Un scénario « maison »
Jean-François Tosti (producteur et scénariste) : Avec l’expérience, je suis convaincu qu’on ne peut pas écrire et produire des histoires qui ne nous ressemblent pas. C’est important pour nous, en tant que producteurs, de ne pas lâcher l’aspect créatif. Nous avions envie d’un film concept que l’on puisse pitcher en une phrase et qui repose sur une idée forte. Le titre anglais, Pets on a train, nous a permis de vendre rapidement le film à l’international. Trouver un concept ne suffit pas. Il faut ensuite imaginer une histoire qui tienne la route, qui surprenne, avec des péripéties qui ne soient pas répétitives. Il faut donner de la chair et un arc narratif aux personnages. C’est d’autant plus complexe que l’on s’adresse à un public familial comme toutes les productions TAT.
Lorsqu’on a posé la première version du scénario en animatique, elle ne fonctionnait pas. Il y avait d’énormes problèmes de rythme, de tension. Il a donc fallu la réécrire pour trouver un équilibre entre les enjeux de survie et l’attachement aux personnages. On a dû bien doser l’humour, le ton et le suspense. Une fois validé auprès des financiers, le scénario a subi pas mal de modifications pendant un an et demi, au fil des étapes de fabrication.
Falcon Express est un vrai film d’action qui peut plaire à tous types d’adultes. On ne renonce pas pour autant à nos valeurs, aux thèmes qui nous sont chers comme la solidarité et la bienveillance. Le rapport de classes est aussi présent mais il ne s’agit pas d’être moralisateur ou de prendre le public en otage.
Benoît Daffis (réalisateur) : Le rapport de classes est un thème que l’on voulait mettre en valeur. Falcon, le raton-laveur, est comme Robin des Bois, il vole pour nourrir sa bande, des marginaux, des débrouillards. Dans le train, il se retrouve face à des animaux domestiqués, ce qui est à la fois un privilège mais aussi une forme d’aliénation. Rex, le chien policier, juge immédiatement Falcon : c’est un bandit ! Le rapport de classes est un bon ressort narratif parce qu’il est source de conflits. L’appliquer à des animaux suscite l’humour et le second degré, sans avoir besoin de forcer le message.

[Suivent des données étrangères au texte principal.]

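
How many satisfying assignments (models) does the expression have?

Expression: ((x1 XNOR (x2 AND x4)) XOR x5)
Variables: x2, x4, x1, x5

Satisfying assignments: (0,0,0,0), (0,0,1,1), (0,1,0,0), (0,1,1,1), (1,0,0,0), (1,0,1,1), (1,1,0,1), (1,1,1,0)
Count: 8 out of 16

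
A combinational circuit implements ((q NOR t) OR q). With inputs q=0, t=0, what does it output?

Substituting: ((0 NOR 0) OR 0)
= 1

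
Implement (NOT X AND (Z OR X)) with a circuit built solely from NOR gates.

(((X NOR X) NOR (X NOR X)) NOR (((Z NOR X) NOR (Z NOR X)) NOR ((Z NOR X) NOR (Z NOR X))))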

Jean-Christian Tassy (réalisateur) : Il y a ce paradoxe que les animaux « de luxe » sont en cage alors que les marginaux sont libres. Ils ont besoin les uns des autres… On tenait à ce que chaque personnage ait quelque chose à défendre et ne soit pas tout d’un bloc. Même Hans, le blaireau et le méchant, a aussi des failles qui peuvent le rendre touchant.
Deux niveaux de lecture : un pour les jeunes et un pour les adultes
J.-C.T. : C’est pénible d’aller en salles voir un film d’animation et de s’apercevoir que les parents scrollent sur leur portable pendant la projection. Non seulement ils s’ennuient mais il n’y a aucun échange avec leurs gamins. On a conçu Falcon Express comme un film familial, un moment de partage.

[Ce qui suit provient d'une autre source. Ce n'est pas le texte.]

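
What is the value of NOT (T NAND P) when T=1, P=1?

Substituting: NOT (1 NAND 1)
= 1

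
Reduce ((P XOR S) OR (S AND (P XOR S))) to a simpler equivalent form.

By absorption (E OR (E AND v) = E):
= (P XOR S)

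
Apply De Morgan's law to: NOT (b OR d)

NOT b AND NOT d
De Morgan's: NOT(OR of terms) = AND of negations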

B.D. : Ce qui compte, c’est le plaisir immédiat du spectateur. Le sous-texte et les clins d’œil sont un bonus. Le chihuahua, dont la maîtresse est une influenceuse et qui a des propos complotistes, va parler différemment aux enfants et aux adultes. Le fait qu’il soit accro au sucre, aussi !
J.-C.T. : Quand les films live multiplient trop les références, les spectateurs se sentent exclus. Les films d’animation, à l’inverse, se nourrissent davantage de clins d’œil et ça tombe bien, Benoît et moi en sommes friands. Plus les niveaux de lecture sont nombreux, plus on touche un large public.
B.D. : On a fait attention à ce que les plus petits s’attachent aux personnages, les trouvent rigolos sans être gênés par des références qui leur échappent. La bande des rats évoque Chuck Norris mais elle fonctionne avant tout par sa dynamique et son humour. Même chose pour les répliques de Falcon inspirées de celles de Bruce Willis dans Piège de cristal.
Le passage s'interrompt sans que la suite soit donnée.